Import via the newly completed Port of Lamu,Kenya urged South Sudan.
Kenya has urged South Sudan to begin importing via the newly completed Port of Lamu, claiming that the facility is ready and designed to give a faster route to Juba than Mombasa, the country’s present gateway through which it imports the majority of its commodities from foreign markets.
The Lamu Port is part of the Lamu Port-South Sudan- Ethiopia Transport Corridor (LAPSSET), a regional infrastructure and transport corridor project initiated by Kenya, South Sudan, and Ethiopia to facilitate trade, promote regional economic integration, and interconnectivity among the partner states.
Speaking at the Port of Lamu during a visit by South Sudan officials and journalists to the construction sites of various LAPSSET Corridor projects, Peter Masinde, Head of Operations at Kenya Ports Authority in Lamu Island, urged the South Sudan government and business community to begin importing goods through the facility at a lower cost and with a promotion package of thirty days of free storage.

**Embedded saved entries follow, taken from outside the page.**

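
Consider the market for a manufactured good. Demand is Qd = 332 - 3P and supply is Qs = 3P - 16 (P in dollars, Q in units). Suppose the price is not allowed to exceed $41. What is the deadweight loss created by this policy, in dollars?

867

Without the control the market clears where 332 - 3P = 3P - 16, i.e. P* = 58 and Q* = 158.
The ceiling of 41 is below the equilibrium price 58, so it binds.
At P = 41: Qd = 332 - 3·41 = 209 and Qs = 3·41 - 16 = 107.
Quantity traded falls to 107. At Q = 107 the demand price is (332 - 107)/3 = 75 and the supply price is (16 + 107)/3 = 41.
Deadweight loss = ½ · (75 - 41) · (158 - 107) = ½ · 34 · 51 = 867.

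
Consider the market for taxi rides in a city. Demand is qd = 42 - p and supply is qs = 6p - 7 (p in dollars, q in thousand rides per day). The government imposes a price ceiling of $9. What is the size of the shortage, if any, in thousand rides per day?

0

Equilibrium: 42 - p = 6p - 7, so 49 = 7p and p* = 7, q* = 35.
Since 9 is above p* = 7, the ceiling does not bind and the free-market outcome prevails.
Since the control does not bind, there is no shortage.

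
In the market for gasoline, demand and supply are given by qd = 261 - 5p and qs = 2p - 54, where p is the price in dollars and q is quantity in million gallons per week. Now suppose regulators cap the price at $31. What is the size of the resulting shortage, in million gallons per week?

Without the control the market clears where 261 - 5p = 2p - 54, i.e. p* = 45 and q* = 36.
Because the ceiling (31) lies below the market-clearing price, it is binding.
At p = 31: qd = 261 - 5·31 = 106 and qs = 2·31 - 54 = 8.
Shortage = qd - qs = 106 - 8 = 98.

98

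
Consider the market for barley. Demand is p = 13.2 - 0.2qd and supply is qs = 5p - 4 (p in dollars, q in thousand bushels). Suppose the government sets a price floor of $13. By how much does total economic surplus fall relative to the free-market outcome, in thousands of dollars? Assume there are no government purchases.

Rearranging demand gives qd = 66 - 5p. Without the control the market clears where 66 - 5p = 5p - 4, i.e. p* = 7 and q* = 31.
Because the floor (13) lies above the market-clearing price, it is binding.
At p = 13: qd = 66 - 5·13 = 1 and qs = 5·13 - 4 = 61.
Quantity traded falls to 1. At q = 1 the demand price is (66 - 1)/5 = 13 and the supply price is (4 + 1)/5 = 1.
Deadweight loss = ½ · (13 - 1) · (31 - 1) = ½ · 12 · 30 = 180.

180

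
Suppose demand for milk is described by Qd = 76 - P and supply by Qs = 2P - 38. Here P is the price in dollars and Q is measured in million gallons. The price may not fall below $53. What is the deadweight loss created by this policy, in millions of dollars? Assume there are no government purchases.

Setting quantity demanded equal to quantity supplied, 76 - P = 2P - 38, gives P* = 38 and Q* = 38.
Since 53 > 38, the floor is binding.
At P = 53: Qd = 76 - 53 = 23 and Qs = 2·53 - 38 = 68.
Quantity traded falls to 23. At Q = 23 the demand price is 76 - 23 = 53 and the supply price is (38 + 23)/2 = 30.5.
Deadweight loss = ½ · (53 - 30.5) · (38 - 23) = ½ · 22.5 · 15 = 168.75.

168.75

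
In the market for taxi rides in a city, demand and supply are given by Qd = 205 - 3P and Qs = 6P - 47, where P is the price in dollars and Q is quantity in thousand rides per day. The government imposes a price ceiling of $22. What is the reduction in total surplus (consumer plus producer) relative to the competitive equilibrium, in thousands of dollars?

324

Without the control the market clears where 205 - 3P = 6P - 47, i.e. P* = 28 and Q* = 121.
Since 22 < 28, the ceiling is binding.
At P = 22: Qd = 205 - 3·22 = 139 and Qs = 6·22 - 47 = 85.
Quantity traded falls to 85. At Q = 85 the demand price is (205 - 85)/3 = 40 and the supply price is (47 + 85)/6 = 22.
Deadweight loss = ½ · (40 - 22) · (121 - 85) = ½ · 18 · 36 = 324.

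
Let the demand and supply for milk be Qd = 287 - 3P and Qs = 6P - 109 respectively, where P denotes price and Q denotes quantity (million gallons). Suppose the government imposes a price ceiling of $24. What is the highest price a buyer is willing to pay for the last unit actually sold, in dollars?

84

Equilibrium: 287 - 3P = 6P - 109, so 396 = 9P and P* = 44, Q* = 155.
The ceiling of 24 is below the equilibrium price 44, so it binds.
At P = 24: Qd = 287 - 3·24 = 215 and Qs = 6·24 - 109 = 35.
Only 35 units reach the market. On the demand curve, the marginal buyer's willingness to pay at Q = 35 is (287 - 35)/3 = 84.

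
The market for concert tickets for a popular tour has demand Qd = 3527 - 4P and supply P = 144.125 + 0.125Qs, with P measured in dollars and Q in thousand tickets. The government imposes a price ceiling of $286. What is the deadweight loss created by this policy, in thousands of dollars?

129792

Rearranging supply gives Qs = 8P - 1153. Equilibrium: 3527 - 4P = 8P - 1153, so 4680 = 12P and P* = 390, Q* = 1967.
The ceiling of 286 is below the equilibrium price 390, so it binds.
At P = 286: Qd = 3527 - 4·286 = 2383 and Qs = 8·286 - 1153 = 1135.
Quantity traded falls to 1135. At Q = 1135 the demand price is (3527 - 1135)/4 = 598 and the supply price is (1153 + 1135)/8 = 286.
Deadweight loss = ½ · (598 - 286) · (1967 - 1135) = ½ · 312 · 832 = 129792.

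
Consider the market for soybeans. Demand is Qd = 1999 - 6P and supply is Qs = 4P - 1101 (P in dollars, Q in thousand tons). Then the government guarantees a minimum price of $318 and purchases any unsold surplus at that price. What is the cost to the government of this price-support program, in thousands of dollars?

Without the control the market clears where 1999 - 6P = 4P - 1101, i.e. P* = 310 and Q* = 139.
Because the floor (318) lies above the market-clearing price, it is binding.
At P = 318: Qd = 1999 - 6·318 = 91 and Qs = 4·318 - 1101 = 171.
Surplus = Qs - Qd = 80.
Government expenditure = surplus × support price = 80 × 318 = 25440.

25440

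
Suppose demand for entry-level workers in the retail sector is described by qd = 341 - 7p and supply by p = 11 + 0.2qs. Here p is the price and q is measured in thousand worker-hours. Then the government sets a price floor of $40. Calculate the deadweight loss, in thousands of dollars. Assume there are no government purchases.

Rearranging supply gives qs = 5p - 55. In a free market, 341 - 7p = 5p - 55 gives the equilibrium p* = 33, q* = 110.
Since 40 > 33, the floor is binding.
At p = 40: qd = 341 - 7·40 = 61 and qs = 5·40 - 55 = 145.
Quantity traded falls to 61. At q = 61 the demand price is (341 - 61)/7 = 40 and the supply price is (55 + 61)/5 = 23.2.
Deadweight loss = ½ · (40 - 23.2) · (110 - 61) = ½ · 16.8 · 49 = 411.6.

411.6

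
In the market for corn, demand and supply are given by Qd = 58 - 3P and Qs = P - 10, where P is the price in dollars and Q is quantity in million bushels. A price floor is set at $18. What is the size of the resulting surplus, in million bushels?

Equilibrium: 58 - 3P = P - 10, so 68 = 4P and P* = 17, Q* = 7.
The floor of 18 is above the equilibrium price 17, so it binds.
At P = 18: Qd = 58 - 3·18 = 4 and Qs = 18 - 10 = 8.
Surplus = Qs - Qd = 8 - 4 = 4.

4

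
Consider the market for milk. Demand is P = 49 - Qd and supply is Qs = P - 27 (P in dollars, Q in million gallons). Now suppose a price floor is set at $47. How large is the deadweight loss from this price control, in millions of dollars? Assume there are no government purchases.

Rearranging demand gives Qd = 49 - P. Without the control the market clears where 49 - P = P - 27, i.e. P* = 38 and Q* = 11.
The floor of 47 is above the equilibrium price 38, so it binds.
At P = 47: Qd = 49 - 47 = 2 and Qs = 47 - 27 = 20.
Quantity traded falls to 2. At Q = 2 the demand price is 49 - 2 = 47 and the supply price is 27 + 2 = 29.
Deadweight loss = ½ · (47 - 29) · (11 - 2) = ½ · 18 · 9 = 81.

81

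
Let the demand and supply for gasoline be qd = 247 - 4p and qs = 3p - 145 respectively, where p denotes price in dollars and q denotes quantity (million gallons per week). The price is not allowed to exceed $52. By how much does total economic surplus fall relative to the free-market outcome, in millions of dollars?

Without the control the market clears where 247 - 4p = 3p - 145, i.e. p* = 56 and q* = 23.
Because the ceiling (52) lies below the market-clearing price, it is binding.
At p = 52: qd = 247 - 4·52 = 39 and qs = 3·52 - 145 = 11.
Quantity traded falls to 11. At q = 11 the demand price is (247 - 11)/4 = 59 and the supply price is (145 + 11)/3 = 52.
Deadweight loss = ½ · (59 - 52) · (23 - 11) = ½ · 7 · 12 = 42.

42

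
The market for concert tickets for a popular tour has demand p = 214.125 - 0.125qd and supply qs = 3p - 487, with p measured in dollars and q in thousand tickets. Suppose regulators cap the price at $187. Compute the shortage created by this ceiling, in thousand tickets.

Rearranging demand gives qd = 1713 - 8p. In a free market, 1713 - 8p = 3p - 487 gives the equilibrium p* = 200, q* = 113.
Because the ceiling (187) lies below the market-clearing price, it is binding.
At p = 187: qd = 1713 - 8·187 = 217 and qs = 3·187 - 487 = 74.
Shortage = qd - qs = 217 - 74 = 143.

143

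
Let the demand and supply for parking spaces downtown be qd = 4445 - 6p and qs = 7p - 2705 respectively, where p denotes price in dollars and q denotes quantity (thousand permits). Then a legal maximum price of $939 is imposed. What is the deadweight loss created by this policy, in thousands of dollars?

0

Equilibrium: 4445 - 6p = 7p - 2705, so 7150 = 13p and p* = 550, q* = 1145.
The ceiling of 939 is above the equilibrium price 550, so it is not binding; the market clears at p* = 550, q* = 1145.
Since the control does not bind, no trades are prevented and deadweight loss is zero.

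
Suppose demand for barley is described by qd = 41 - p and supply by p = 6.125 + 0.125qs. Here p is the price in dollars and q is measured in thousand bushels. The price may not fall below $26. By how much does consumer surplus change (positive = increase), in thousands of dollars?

Rearranging supply gives qs = 8p - 49. Without the control the market clears where 41 - p = 8p - 49, i.e. p* = 10 and q* = 31.
Since 26 > 10, the floor is binding.
At p = 26: qd = 41 - 26 = 15 and qs = 8·26 - 49 = 159.
Consumer surplus without the control is ½ · (41 - 10) · 31 = 480.5.
With the floor, consumers buy 15 units at 26, so CS = ½ · (41 - 26) · 15 = 112.5.
Change in consumer surplus = 112.5 - 480.5 = -368.

-368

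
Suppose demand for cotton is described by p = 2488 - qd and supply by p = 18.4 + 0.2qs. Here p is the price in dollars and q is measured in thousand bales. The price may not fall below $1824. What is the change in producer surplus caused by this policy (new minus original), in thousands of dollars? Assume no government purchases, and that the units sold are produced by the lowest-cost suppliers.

Rearranging demand gives qd = 2488 - p; rearranging supply gives qs = 5p - 92. Setting quantity demanded equal to quantity supplied, 2488 - p = 5p - 92, gives p* = 430 and q* = 2058.
Because the floor (1824) lies above the market-clearing price, it is binding.
At p = 1824: qd = 2488 - 1824 = 664 and qs = 5·1824 - 92 = 9028.
Producer surplus without the control is ½ · (430 - 18.4) · 2058 = 423536.4.
With the floor, 664 units are sold at 1824. The supply price at q = 664 is 151.2, so PS = ½ · [(1824 - 18.4) + (1824 - 151.2)] · 664 = 1154828.8.
Change in producer surplus = 1154828.8 - 423536.4 = 731292.4.

731292.4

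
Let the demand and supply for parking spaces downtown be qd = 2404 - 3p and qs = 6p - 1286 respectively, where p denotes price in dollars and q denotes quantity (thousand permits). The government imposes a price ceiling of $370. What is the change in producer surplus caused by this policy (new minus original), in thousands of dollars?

Setting quantity demanded equal to quantity supplied, 2404 - 3p = 6p - 1286, gives p* = 410 and q* = 1174.
Since 370 < 410, the ceiling is binding.
At p = 370: qd = 2404 - 3·370 = 1294 and qs = 6·370 - 1286 = 934.
Producer surplus without the control is ½ · (410 - 643/3) · 1174 = 344569/3.
With the ceiling, producers sell 934 units at 370, so PS = ½ · (370 - 643/3) · 934 = 218089/3.
Change in producer surplus = 218089/3 - 344569/3 = -42160.

-42160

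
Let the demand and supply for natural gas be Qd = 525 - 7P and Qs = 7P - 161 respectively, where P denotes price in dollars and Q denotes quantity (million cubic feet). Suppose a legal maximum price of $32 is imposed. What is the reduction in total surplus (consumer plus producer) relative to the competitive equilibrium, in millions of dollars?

Equilibrium: 525 - 7P = 7P - 161, so 686 = 14P and P* = 49, Q* = 182.
The ceiling of 32 is below the equilibrium price 49, so it binds.
At P = 32: Qd = 525 - 7·32 = 301 and Qs = 7·32 - 161 = 63.
Quantity traded falls to 63. At Q = 63 the demand price is (525 - 63)/7 = 66 and the supply price is (161 + 63)/7 = 32.
Deadweight loss = ½ · (66 - 32) · (182 - 63) = ½ · 34 · 119 = 2023.

2023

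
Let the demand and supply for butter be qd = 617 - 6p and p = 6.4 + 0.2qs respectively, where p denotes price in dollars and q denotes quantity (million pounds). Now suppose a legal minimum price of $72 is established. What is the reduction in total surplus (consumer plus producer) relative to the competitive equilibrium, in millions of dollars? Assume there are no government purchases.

Rearranging supply gives qs = 5p - 32. In a free market, 617 - 6p = 5p - 32 gives the equilibrium p* = 59, q* = 263.
The floor of 72 is above the equilibrium price 59, so it binds.
At p = 72: qd = 617 - 6·72 = 185 and qs = 5·72 - 32 = 328.
Quantity traded falls to 185. At q = 185 the demand price is (617 - 185)/6 = 72 and the supply price is (32 + 185)/5 = 43.4.
Deadweight loss = ½ · (72 - 43.4) · (263 - 185) = ½ · 28.6 · 78 = 1115.4.

1115.4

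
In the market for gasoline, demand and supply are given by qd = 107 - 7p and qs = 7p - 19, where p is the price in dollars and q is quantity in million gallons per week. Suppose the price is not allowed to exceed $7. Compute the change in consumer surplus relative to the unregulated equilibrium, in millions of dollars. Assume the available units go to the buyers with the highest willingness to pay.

46

Equilibrium: 107 - 7p = 7p - 19, so 126 = 14p and p* = 9, q* = 44.
Because the ceiling (7) lies below the market-clearing price, it is binding.
At p = 7: qd = 107 - 7·7 = 58 and qs = 7·7 - 19 = 30.
Consumer surplus without the control is ½ · (107/7 - 9) · 44 = 968/7.
With the ceiling, 30 units are sold at 7 (assume they go to the highest-value buyers). The demand price at q = 30 is 11, so CS = ½ · [(107/7 - 7) + (11 - 7)] · 30 = 1290/7.
Change in consumer surplus = 1290/7 - 968/7 = 46.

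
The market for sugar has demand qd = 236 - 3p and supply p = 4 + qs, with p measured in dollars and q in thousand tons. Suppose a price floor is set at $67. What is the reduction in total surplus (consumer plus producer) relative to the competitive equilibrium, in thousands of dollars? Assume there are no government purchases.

Rearranging supply gives qs = p - 4. Setting quantity demanded equal to quantity supplied, 236 - 3p = p - 4, gives p* = 60 and q* = 56.
The floor of 67 is above the equilibrium price 60, so it binds.
At p = 67: qd = 236 - 3·67 = 35 and qs = 67 - 4 = 63.
Quantity traded falls to 35. At q = 35 the demand price is (236 - 35)/3 = 67 and the supply price is 4 + 35 = 39.
Deadweight loss = ½ · (67 - 39) · (56 - 35) = ½ · 28 · 21 = 294.

294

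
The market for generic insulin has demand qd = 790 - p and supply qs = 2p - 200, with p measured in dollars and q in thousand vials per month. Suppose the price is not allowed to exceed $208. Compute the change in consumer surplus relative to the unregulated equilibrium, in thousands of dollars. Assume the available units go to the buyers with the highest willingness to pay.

-3416

Equilibrium: 790 - p = 2p - 200, so 990 = 3p and p* = 330, q* = 460.
The ceiling of 208 is below the equilibrium price 330, so it binds.
At p = 208: qd = 790 - 208 = 582 and qs = 2·208 - 200 = 216.
Consumer surplus without the control is ½ · (790 - 330) · 460 = 105800.
With the ceiling, 216 units are sold at 208 (assume they go to the highest-value buyers). The demand price at q = 216 is 574, so CS = ½ · [(790 - 208) + (574 - 208)] · 216 = 102384.
Change in consumer surplus = 102384 - 105800 = -3416.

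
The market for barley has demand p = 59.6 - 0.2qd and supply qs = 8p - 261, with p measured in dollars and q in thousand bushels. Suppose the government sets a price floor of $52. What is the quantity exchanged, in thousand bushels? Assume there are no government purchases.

38

Rearranging demand gives qd = 298 - 5p. In a free market, 298 - 5p = 8p - 261 gives the equilibrium p* = 43, q* = 83.
Because the floor (52) lies above the market-clearing price, it is binding.
At p = 52: qd = 298 - 5·52 = 38 and qs = 8·52 - 261 = 155.
The quantity actually transacted is the short side, demand: 38.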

“The major benefit that South Sudanese would obtain from this port is lower costs since Mombasa port is frequently crowded, even if this port does not compete with Mombasa…
As a result, there is room for each importer that delivers goods via the Lamu Port. They can store for longer periods of time. “As a direct advantage, we have now provided them a promotion rate of 30 days of free storage,” the Kenyan official stated last Friday in Lamu.
The South Sudan delegation, led by Engineer Lado T. Tombe, the Ministry’s Director-General for Road Transport and Safety, and accompanied by reporters from Juba-based media houses including Juba Monitor, visited Nairobi and Lamu in Kenya between February 22, 2022 and February 26, 2022 to witness the construction of the LAPSSET Corridor projects.
The officials met with Kenyan LAPSSET Corridor Development Authority (LCDA) Chief Peter Ikua and Ethiopian Ambassador to Kenya Meles Alem, among other officials from the two LAPSSET partner nations, on Wednesday before heading to Lamu Island on Thursday and returning to Nairobi the following day. On Saturday, they returned to Juba after a four-day journey supported by the United Nations Economic Commission for Africa (UNECA).
Masinde informed the visiting delegation in Lamu that the port, which had three of its 23 berths finished, had begun processing transit cargo while further facilities were being built.
The officials’ travel to Kenya comes as South Sudan attempts to catch up with its two partner governments, Kenya and Ethiopia, in order to begin executing the LAPSSET Corridor projects, which would link Juba to the Port of Lamu through a highway on its border with Kenya.
Although most of the key components of the LAPSSET Corridor Project, including as ports, pipelines, roads, and trains, have yet to be finished, the other two LAPSSET states have surpassed the nation, which has yet to begin executing any of the projects that were initiated in 2012.